CUCINA Scartata l’ipotesi passatista, che sembra strappata alla routine di una trattoria paesana, non resta che scegliere l’incognita. “Presente” costa 80 euro (bere a parte). Nove portate a sorpresa, ci dicono. Detto fra noi, ne abbiamo contate otto. Ma ci siamo ben guardati dal reclamare, avendo compreso a nostre spese che un certo tipo d’arte va assunto a piccole dosi. Con flemma suprema, nell’arco di un paio d’ore almeno, sfileranno davanti ai nostri occhi le perle di Tokuyoshi. Il quale sbuca sovente dalla cucina, a testa bassa in preda al furore creativo, per assestare gli ultimi meticolosi tocchi di magia alle sue invenzioni. Se il testimone tra un assaggio e l’altro è quasi sempre uno scambio disarmonico tra spinte inconciliabili, ogni singola portata sembra vivere una crisi interiore, un caos preterintenzionale che si riverbera anche sul piano estetico. Ci si nutre di elucubrazioni complesse. E, tuttavia, non sempre profonde. Come per la versione papposa e abulica del risotto alla milanese, dove il riso, assente, è inutilmente parodiato dal sedano rapa. Ci informano che si tratta di un omaggio a Milano. Il mio commensale, dopo la prima forchettata, mi domanda malinconico: ma cosa gli ha fatto di male la nostra città?
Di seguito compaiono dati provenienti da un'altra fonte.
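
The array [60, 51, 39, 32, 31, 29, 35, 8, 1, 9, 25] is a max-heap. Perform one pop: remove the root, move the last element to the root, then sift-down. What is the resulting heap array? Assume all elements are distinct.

[51, 32, 39, 25, 31, 29, 35, 8, 1, 9]

remove root 60; move last element 25 to root → [25, 51, 39, 32, 31, 29, 35, 8, 1, 9]
25 vs larger child 51 at index 1, swap → [51, 25, 39, 32, 31, 29, 35, 8, 1, 9]
25 vs larger child 32 at index 3, swap → [51, 32, 39, 25, 31, 29, 35, 8, 1, 9]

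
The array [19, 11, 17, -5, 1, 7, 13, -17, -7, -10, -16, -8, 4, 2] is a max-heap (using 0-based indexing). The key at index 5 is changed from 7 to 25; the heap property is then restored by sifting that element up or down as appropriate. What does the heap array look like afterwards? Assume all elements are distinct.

set index 5 from 7 to 25 → [19, 11, 17, -5, 1, 25, 13, -17, -7, -10, -16, -8, 4, 2]
25 > parent 17 at index 2, swap → [19, 11, 25, -5, 1, 17, 13, -17, -7, -10, -16, -8, 4, 2]
25 > parent 19 at index 0, swap → [25, 11, 19, -5, 1, 17, 13, -17, -7, -10, -16, -8, 4, 2]

[25, 11, 19, -5, 1, 17, 13, -17, -7, -10, -16, -8, 4, 2]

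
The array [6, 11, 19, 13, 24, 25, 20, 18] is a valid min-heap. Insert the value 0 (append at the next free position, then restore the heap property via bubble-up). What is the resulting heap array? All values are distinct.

[0, 6, 19, 11, 24, 25, 20, 18, 13]

append 0 at index 8 → [6, 11, 19, 13, 24, 25, 20, 18, 0]
0 < parent 13 at index 3, swap → [6, 11, 19, 0, 24, 25, 20, 18, 13]
0 < parent 11 at index 1, swap → [6, 0, 19, 11, 24, 25, 20, 18, 13]
0 < parent 6 at index 0, swap → [0, 6, 19, 11, 24, 25, 20, 18, 13]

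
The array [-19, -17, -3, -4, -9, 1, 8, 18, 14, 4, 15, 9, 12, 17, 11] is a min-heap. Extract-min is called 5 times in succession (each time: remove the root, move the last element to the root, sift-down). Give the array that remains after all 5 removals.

[1, 4, 8, 14, 11, 9, 15, 18, 17, 12]

extract-min #1 returns -19:
  remove root -19; move last element 11 to root → [11, -17, -3, -4, -9, 1, 8, 18, 14, 4, 15, 9, 12, 17]
  11 vs smaller child -17 at index 1, swap → [-17, 11, -3, -4, -9, 1, 8, 18, 14, 4, 15, 9, 12, 17]
  11 vs smaller child -9 at index 4, swap → [-17, -9, -3, -4, 11, 1, 8, 18, 14, 4, 15, 9, 12, 17]
  11 vs smaller child 4 at index 9, swap → [-17, -9, -3, -4, 4, 1, 8, 18, 14, 11, 15, 9, 12, 17]
extract-min #2 returns -17:
  remove root -17; move last element 17 to root → [17, -9, -3, -4, 4, 1, 8, 18, 14, 11, 15, 9, 12]
  17 vs smaller child -9 at index 1, swap → [-9, 17, -3, -4, 4, 1, 8, 18, 14, 11, 15, 9, 12]
  17 vs smaller child -4 at index 3, swap → [-9, -4, -3, 17, 4, 1, 8, 18, 14, 11, 15, 9, 12]
  17 vs smaller child 14 at index 8, swap → [-9, -4, -3, 14, 4, 1, 8, 18, 17, 11, 15, 9, 12]
extract-min #3 returns -9:
  remove root -9; move last element 12 to root → [12, -4, -3, 14, 4, 1, 8, 18, 17, 11, 15, 9]
  12 vs smaller child -4 at index 1, swap → [-4, 12, -3, 14, 4, 1, 8, 18, 17, 11, 15, 9]
  12 vs smaller child 4 at index 4, swap → [-4, 4, -3, 14, 12, 1, 8, 18, 17, 11, 15, 9]
  12 vs smaller child 11 at index 9, swap → [-4, 4, -3, 14, 11, 1, 8, 18, 17, 12, 15, 9]
extract-min #4 returns -4:
  remove root -4; move last element 9 to root → [9, 4, -3, 14, 11, 1, 8, 18, 17, 12, 15]
  9 vs smaller child -3 at index 2, swap → [-3, 4, 9, 14, 11, 1, 8, 18, 17, 12, 15]
  9 vs smaller child 1 at index 5, swap → [-3, 4, 1, 14, 11, 9, 8, 18, 17, 12, 15]
extract-min #5 returns -3:
  remove root -3; move last element 15 to root → [15, 4, 1, 14, 11, 9, 8, 18, 17, 12]
  15 vs smaller child 1 at index 2, swap → [1, 4, 15, 14, 11, 9, 8, 18, 17, 12]
  15 vs smaller child 8 at index 6, swap → [1, 4, 8, 14, 11, 9, 15, 18, 17, 12]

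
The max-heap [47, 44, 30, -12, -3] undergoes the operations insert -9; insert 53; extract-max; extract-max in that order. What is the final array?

insert -9:
  append -9 at index 5 → [47, 44, 30, -12, -3, -9] (no swap needed)
insert 53:
  append 53 at index 6 → [47, 44, 30, -12, -3, -9, 53]
  53 > parent 30 at index 2, swap → [47, 44, 53, -12, -3, -9, 30]
  53 > parent 47 at index 0, swap → [53, 44, 47, -12, -3, -9, 30]
extract-max → returns 53:
  remove root 53; move last element 30 to root → [30, 44, 47, -12, -3, -9]
  30 vs larger child 47 at index 2, swap → [47, 44, 30, -12, -3, -9]
extract-max → returns 47:
  remove root 47; move last element -9 to root → [-9, 44, 30, -12, -3]
  -9 vs larger child 44 at index 1, swap → [44, -9, 30, -12, -3]
  -9 vs larger child -3 at index 4, swap → [44, -3, 30, -12, -9]

[44, -3, 30, -12, -9]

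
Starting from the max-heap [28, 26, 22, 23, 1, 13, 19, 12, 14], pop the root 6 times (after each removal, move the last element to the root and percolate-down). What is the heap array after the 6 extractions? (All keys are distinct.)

[13, 12, 1]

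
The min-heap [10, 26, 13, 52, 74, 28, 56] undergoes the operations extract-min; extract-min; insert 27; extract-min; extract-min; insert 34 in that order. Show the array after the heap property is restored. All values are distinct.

[28, 34, 74, 56, 52]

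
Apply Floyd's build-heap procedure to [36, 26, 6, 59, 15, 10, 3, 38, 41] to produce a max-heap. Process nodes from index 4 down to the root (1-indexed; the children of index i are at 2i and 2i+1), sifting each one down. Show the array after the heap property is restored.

[59, 41, 10, 38, 15, 6, 3, 36, 26]

sift down from index 4: already satisfies heap property
sift down from index 3:
  6 vs larger child 10 at index 6, swap → [36, 26, 10, 59, 15, 6, 3, 38, 41]
sift down from index 2:
  26 vs larger child 59 at index 4, swap → [36, 59, 10, 26, 15, 6, 3, 38, 41]
  26 vs larger child 41 at index 9, swap → [36, 59, 10, 41, 15, 6, 3, 38, 26]
sift down from index 1:
  36 vs larger child 59 at index 2, swap → [59, 36, 10, 41, 15, 6, 3, 38, 26]
  36 vs larger child 41 at index 4, swap → [59, 41, 10, 36, 15, 6, 3, 38, 26]
  36 vs larger child 38 at index 8, swap → [59, 41, 10, 38, 15, 6, 3, 36, 26]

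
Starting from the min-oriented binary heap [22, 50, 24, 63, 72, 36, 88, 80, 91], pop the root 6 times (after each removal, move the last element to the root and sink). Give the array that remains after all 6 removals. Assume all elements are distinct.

[80, 88, 91]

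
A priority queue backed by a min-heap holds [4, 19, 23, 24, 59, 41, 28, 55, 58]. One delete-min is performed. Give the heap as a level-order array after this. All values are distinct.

[19, 24, 23, 55, 59, 41, 28, 58]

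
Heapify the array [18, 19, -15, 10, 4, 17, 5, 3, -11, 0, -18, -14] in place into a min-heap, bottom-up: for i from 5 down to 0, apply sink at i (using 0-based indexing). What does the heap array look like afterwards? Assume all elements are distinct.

sift down from index 5:
  17 vs only child -14 at index 11, swap → [18, 19, -15, 10, 4, -14, 5, 3, -11, 0, -18, 17]
sift down from index 4:
  4 vs smaller child -18 at index 10, swap → [18, 19, -15, 10, -18, -14, 5, 3, -11, 0, 4, 17]
sift down from index 3:
  10 vs smaller child -11 at index 8, swap → [18, 19, -15, -11, -18, -14, 5, 3, 10, 0, 4, 17]
sift down from index 2: already satisfies heap property
sift down from index 1:
  19 vs smaller child -18 at index 4, swap → [18, -18, -15, -11, 19, -14, 5, 3, 10, 0, 4, 17]
  19 vs smaller child 0 at index 9, swap → [18, -18, -15, -11, 0, -14, 5, 3, 10, 19, 4, 17]
sift down from index 0:
  18 vs smaller child -18 at index 1, swap → [-18, 18, -15, -11, 0, -14, 5, 3, 10, 19, 4, 17]
  18 vs smaller child -11 at index 3, swap → [-18, -11, -15, 18, 0, -14, 5, 3, 10, 19, 4, 17]
  18 vs smaller child 3 at index 7, swap → [-18, -11, -15, 3, 0, -14, 5, 18, 10, 19, 4, 17]

[-18, -11, -15, 3, 0, -14, 5, 18, 10, 19, 4, 17]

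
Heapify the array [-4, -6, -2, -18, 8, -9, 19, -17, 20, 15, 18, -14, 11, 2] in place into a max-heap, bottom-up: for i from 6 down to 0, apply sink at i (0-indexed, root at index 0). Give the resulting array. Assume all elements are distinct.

[20, 18, 19, -6, 15, 11, 2, -17, -18, -4, 8, -14, -9, -2]

sift down from index 6: already satisfies heap property
sift down from index 5:
  -9 vs larger child 11 at index 12, swap → [-4, -6, -2, -18, 8, 11, 19, -17, 20, 15, 18, -14, -9, 2]
sift down from index 4:
  8 vs larger child 18 at index 10, swap → [-4, -6, -2, -18, 18, 11, 19, -17, 20, 15, 8, -14, -9, 2]
sift down from index 3:
  -18 vs larger child 20 at index 8, swap → [-4, -6, -2, 20, 18, 11, 19, -17, -18, 15, 8, -14, -9, 2]
sift down from index 2:
  -2 vs larger child 19 at index 6, swap → [-4, -6, 19, 20, 18, 11, -2, -17, -18, 15, 8, -14, -9, 2]
  -2 vs only child 2 at index 13, swap → [-4, -6, 19, 20, 18, 11, 2, -17, -18, 15, 8, -14, -9, -2]
sift down from index 1:
  -6 vs larger child 20 at index 3, swap → [-4, 20, 19, -6, 18, 11, 2, -17, -18, 15, 8, -14, -9, -2]
sift down from index 0:
  -4 vs larger child 20 at index 1, swap → [20, -4, 19, -6, 18, 11, 2, -17, -18, 15, 8, -14, -9, -2]
  -4 vs larger child 18 at index 4, swap → [20, 18, 19, -6, -4, 11, 2, -17, -18, 15, 8, -14, -9, -2]
  -4 vs larger child 15 at index 9, swap → [20, 18, 19, -6, 15, 11, 2, -17, -18, -4, 8, -14, -9, -2]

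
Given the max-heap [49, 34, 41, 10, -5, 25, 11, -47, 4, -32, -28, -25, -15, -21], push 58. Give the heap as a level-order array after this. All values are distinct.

[58, 34, 49, 10, -5, 25, 41, -47, 4, -32, -28, -25, -15, -21, 11]

append 58 at index 14 → [49, 34, 41, 10, -5, 25, 11, -47, 4, -32, -28, -25, -15, -21, 58]
58 > parent 11 at index 6, swap → [49, 34, 41, 10, -5, 25, 58, -47, 4, -32, -28, -25, -15, -21, 11]
58 > parent 41 at index 2, swap → [49, 34, 58, 10, -5, 25, 41, -47, 4, -32, -28, -25, -15, -21, 11]
58 > parent 49 at index 0, swap → [58, 34, 49, 10, -5, 25, 41, -47, 4, -32, -28, -25, -15, -21, 11]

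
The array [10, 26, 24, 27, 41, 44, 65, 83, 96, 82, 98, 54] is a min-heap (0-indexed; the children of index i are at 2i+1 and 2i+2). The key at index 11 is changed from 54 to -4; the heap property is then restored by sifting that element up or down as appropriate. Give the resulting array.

set index 11 from 54 to -4 → [10, 26, 24, 27, 41, 44, 65, 83, 96, 82, 98, -4]
-4 < parent 44 at index 5, swap → [10, 26, 24, 27, 41, -4, 65, 83, 96, 82, 98, 44]
-4 < parent 24 at index 2, swap → [10, 26, -4, 27, 41, 24, 65, 83, 96, 82, 98, 44]
-4 < parent 10 at index 0, swap → [-4, 26, 10, 27, 41, 24, 65, 83, 96, 82, 98, 44]

[-4, 26, 10, 27, 41, 24, 65, 83, 96, 82, 98, 44]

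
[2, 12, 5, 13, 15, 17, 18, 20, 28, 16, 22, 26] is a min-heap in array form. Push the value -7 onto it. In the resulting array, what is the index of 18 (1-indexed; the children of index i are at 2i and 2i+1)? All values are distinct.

append -7 at index 13 → [2, 12, 5, 13, 15, 17, 18, 20, 28, 16, 22, 26, -7]
-7 < parent 17 at index 6, swap → [2, 12, 5, 13, 15, -7, 18, 20, 28, 16, 22, 26, 17]
-7 < parent 5 at index 3, swap → [2, 12, -7, 13, 15, 5, 18, 20, 28, 16, 22, 26, 17]
-7 < parent 2 at index 1, swap → [-7, 12, 2, 13, 15, 5, 18, 20, 28, 16, 22, 26, 17]
resulting array: [-7, 12, 2, 13, 15, 5, 18, 20, 28, 16, 22, 26, 17]

7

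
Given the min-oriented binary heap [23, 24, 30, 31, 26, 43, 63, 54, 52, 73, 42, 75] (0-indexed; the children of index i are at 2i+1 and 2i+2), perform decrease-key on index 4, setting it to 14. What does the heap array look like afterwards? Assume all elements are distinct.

set index 4 from 26 to 14 → [23, 24, 30, 31, 14, 43, 63, 54, 52, 73, 42, 75]
14 < parent 24 at index 1, swap → [23, 14, 30, 31, 24, 43, 63, 54, 52, 73, 42, 75]
14 < parent 23 at index 0, swap → [14, 23, 30, 31, 24, 43, 63, 54, 52, 73, 42, 75]

[14, 23, 30, 31, 24, 43, 63, 54, 52, 73, 42, 75]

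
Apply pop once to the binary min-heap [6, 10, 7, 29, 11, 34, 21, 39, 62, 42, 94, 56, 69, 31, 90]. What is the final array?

remove root 6; move last element 90 to root → [90, 10, 7, 29, 11, 34, 21, 39, 62, 42, 94, 56, 69, 31]
90 vs smaller child 7 at index 2, swap → [7, 10, 90, 29, 11, 34, 21, 39, 62, 42, 94, 56, 69, 31]
90 vs smaller child 21 at index 6, swap → [7, 10, 21, 29, 11, 34, 90, 39, 62, 42, 94, 56, 69, 31]
90 vs only child 31 at index 13, swap → [7, 10, 21, 29, 11, 34, 31, 39, 62, 42, 94, 56, 69, 90]

[7, 10, 21, 29, 11, 34, 31, 39, 62, 42, 94, 56, 69, 90]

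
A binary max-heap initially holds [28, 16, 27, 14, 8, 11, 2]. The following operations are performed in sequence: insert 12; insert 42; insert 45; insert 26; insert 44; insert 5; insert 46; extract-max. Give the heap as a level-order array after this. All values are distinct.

insert 12:
  append 12 at index 7 → [28, 16, 27, 14, 8, 11, 2, 12] (no swap needed)
insert 42:
  append 42 at index 8 → [28, 16, 27, 14, 8, 11, 2, 12, 42]
  42 > parent 14 at index 3, swap → [28, 16, 27, 42, 8, 11, 2, 12, 14]
  42 > parent 16 at index 1, swap → [28, 42, 27, 16, 8, 11, 2, 12, 14]
  42 > parent 28 at index 0, swap → [42, 28, 27, 16, 8, 11, 2, 12, 14]
insert 45:
  append 45 at index 9 → [42, 28, 27, 16, 8, 11, 2, 12, 14, 45]
  45 > parent 8 at index 4, swap → [42, 28, 27, 16, 45, 11, 2, 12, 14, 8]
  45 > parent 28 at index 1, swap → [42, 45, 27, 16, 28, 11, 2, 12, 14, 8]
  45 > parent 42 at index 0, swap → [45, 42, 27, 16, 28, 11, 2, 12, 14, 8]
insert 26:
  append 26 at index 10 → [45, 42, 27, 16, 28, 11, 2, 12, 14, 8, 26] (no swap needed)
insert 44:
  append 44 at index 11 → [45, 42, 27, 16, 28, 11, 2, 12, 14, 8, 26, 44]
  44 > parent 11 at index 5, swap → [45, 42, 27, 16, 28, 44, 2, 12, 14, 8, 26, 11]
  44 > parent 27 at index 2, swap → [45, 42, 44, 16, 28, 27, 2, 12, 14, 8, 26, 11]
insert 5:
  append 5 at index 12 → [45, 42, 44, 16, 28, 27, 2, 12, 14, 8, 26, 11, 5] (no swap needed)
insert 46:
  append 46 at index 13 → [45, 42, 44, 16, 28, 27, 2, 12, 14, 8, 26, 11, 5, 46]
  46 > parent 2 at index 6, swap → [45, 42, 44, 16, 28, 27, 46, 12, 14, 8, 26, 11, 5, 2]
  46 > parent 44 at index 2, swap → [45, 42, 46, 16, 28, 27, 44, 12, 14, 8, 26, 11, 5, 2]
  46 > parent 45 at index 0, swap → [46, 42, 45, 16, 28, 27, 44, 12, 14, 8, 26, 11, 5, 2]
extract-max → returns 46:
  remove root 46; move last element 2 to root → [2, 42, 45, 16, 28, 27, 44, 12, 14, 8, 26, 11, 5]
  2 vs larger child 45 at index 2, swap → [45, 42, 2, 16, 28, 27, 44, 12, 14, 8, 26, 11, 5]
  2 vs larger child 44 at index 6, swap → [45, 42, 44, 16, 28, 27, 2, 12, 14, 8, 26, 11, 5]

[45, 42, 44, 16, 28, 27, 2, 12, 14, 8, 26, 11, 5]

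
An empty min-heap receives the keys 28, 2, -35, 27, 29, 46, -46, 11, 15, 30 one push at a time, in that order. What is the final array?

[-46, 11, -35, 15, 29, 46, 2, 28, 27, 30]

Insert 28:
  append 28 at index 0 → [28] (no swap needed)
Insert 2:
  append 2 at index 1 → [28, 2]
  2 < parent 28 at index 0, swap → [2, 28]
Insert -35:
  append -35 at index 2 → [2, 28, -35]
  -35 < parent 2 at index 0, swap → [-35, 28, 2]
Insert 27:
  append 27 at index 3 → [-35, 28, 2, 27]
  27 < parent 28 at index 1, swap → [-35, 27, 2, 28]
Insert 29:
  append 29 at index 4 → [-35, 27, 2, 28, 29] (no swap needed)
Insert 46:
  append 46 at index 5 → [-35, 27, 2, 28, 29, 46] (no swap needed)
Insert -46:
  append -46 at index 6 → [-35, 27, 2, 28, 29, 46, -46]
  -46 < parent 2 at index 2, swap → [-35, 27, -46, 28, 29, 46, 2]
  -46 < parent -35 at index 0, swap → [-46, 27, -35, 28, 29, 46, 2]
Insert 11:
  append 11 at index 7 → [-46, 27, -35, 28, 29, 46, 2, 11]
  11 < parent 28 at index 3, swap → [-46, 27, -35, 11, 29, 46, 2, 28]
  11 < parent 27 at index 1, swap → [-46, 11, -35, 27, 29, 46, 2, 28]
Insert 15:
  append 15 at index 8 → [-46, 11, -35, 27, 29, 46, 2, 28, 15]
  15 < parent 27 at index 3, swap → [-46, 11, -35, 15, 29, 46, 2, 28, 27]
Insert 30:
  append 30 at index 9 → [-46, 11, -35, 15, 29, 46, 2, 28, 27, 30] (no swap needed)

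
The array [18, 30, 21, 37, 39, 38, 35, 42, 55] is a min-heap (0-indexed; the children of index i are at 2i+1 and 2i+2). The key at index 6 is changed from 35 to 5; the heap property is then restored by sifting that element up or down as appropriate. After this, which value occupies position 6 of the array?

set index 6 from 35 to 5 → [18, 30, 21, 37, 39, 38, 5, 42, 55]
5 < parent 21 at index 2, swap → [18, 30, 5, 37, 39, 38, 21, 42, 55]
5 < parent 18 at index 0, swap → [5, 30, 18, 37, 39, 38, 21, 42, 55]
resulting array: [5, 30, 18, 37, 39, 38, 21, 42, 55]

21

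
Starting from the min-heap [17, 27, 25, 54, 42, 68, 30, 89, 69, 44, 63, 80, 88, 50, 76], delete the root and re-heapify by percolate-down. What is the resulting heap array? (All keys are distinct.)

remove root 17; move last element 76 to root → [76, 27, 25, 54, 42, 68, 30, 89, 69, 44, 63, 80, 88, 50]
76 vs smaller child 25 at index 2, swap → [25, 27, 76, 54, 42, 68, 30, 89, 69, 44, 63, 80, 88, 50]
76 vs smaller child 30 at index 6, swap → [25, 27, 30, 54, 42, 68, 76, 89, 69, 44, 63, 80, 88, 50]
76 vs only child 50 at index 13, swap → [25, 27, 30, 54, 42, 68, 50, 89, 69, 44, 63, 80, 88, 76]

[25, 27, 30, 54, 42, 68, 50, 89, 69, 44, 63, 80, 88, 76]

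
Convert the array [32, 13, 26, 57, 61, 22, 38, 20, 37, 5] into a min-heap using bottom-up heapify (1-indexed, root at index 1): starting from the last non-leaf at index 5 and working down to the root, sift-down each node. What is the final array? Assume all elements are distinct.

[5, 13, 22, 20, 32, 26, 38, 57, 37, 61]

sift down from index 5:
  61 vs only child 5 at index 10, swap → [32, 13, 26, 57, 5, 22, 38, 20, 37, 61]
sift down from index 4:
  57 vs smaller child 20 at index 8, swap → [32, 13, 26, 20, 5, 22, 38, 57, 37, 61]
sift down from index 3:
  26 vs smaller child 22 at index 6, swap → [32, 13, 22, 20, 5, 26, 38, 57, 37, 61]
sift down from index 2:
  13 vs smaller child 5 at index 5, swap → [32, 5, 22, 20, 13, 26, 38, 57, 37, 61]
sift down from index 1:
  32 vs smaller child 5 at index 2, swap → [5, 32, 22, 20, 13, 26, 38, 57, 37, 61]
  32 vs smaller child 13 at index 5, swap → [5, 13, 22, 20, 32, 26, 38, 57, 37, 61]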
Per non dire della non gradevolissima “bruschetta di canocchie”. Ovvero: la polpa lasciva del crostaceo stremata dall’asprezza degli agrumi su un supporto di pane sabbioso.
In questa staffetta di lampi immaginifici, rimbalza un esercizio di classicità. Sono i cosiddetti “tortelli di melanzane in brodo di Parmigiano”. Un salto all’indietro nel passato che inciampa, banalmente, su un’esecuzione mediocre: pasta grossolana, cottura acerba, ripieno inerte, nessuna fragranza nel gusto del brodo di Parmigiano.
Arriva infine il dolce, col suo straordinario carico metaforico. “Cemento e Terra”. Per il cemento, tre piccole lastre di meringa grigia al carbone vegetale, sottili e irregolari. A simulacro della Madre Terra che spezza il giogo dell’asfalto, un premasticato, bianchiccio e sciocco, al topinambur nel quale è celata una fettina di fungo crudo. Con essa, presumo, si intende simboleggiare la sotterranea, eppur incessante, ribellione della Natura nei confronti della scellerata opera umana.
CONCLUSIONI La linea narrativa di una cucina può essere elaborata, complessa, cerebrale. Ma non può limitarsi all’esposizione di un concetto, trascurando la funzione gastronomica. Tanto più se il pensiero vola basso, prevedibile o retorico, e si incarta su se stesso; corroborato, al più, dall’intenzione di stupire per distinguersi e timbrare la propria diversità. Ero ancora un giovanotto di belle speranze, quando ebbi l’onore di conversare per un’oretta con Giuseppe Pontiggia, scrittore e grande critico letterario. Mi disse, più o meno: - La risposta più frequente degli autori, quando rilevo quel che giudico un’incoerenza, un manierismo o una falla nei loro scritti, è: “Ma guarda che è voluto”. E io gli rispondo: proprio questo è il problema, caro, hai voluto la cosa sbagliata.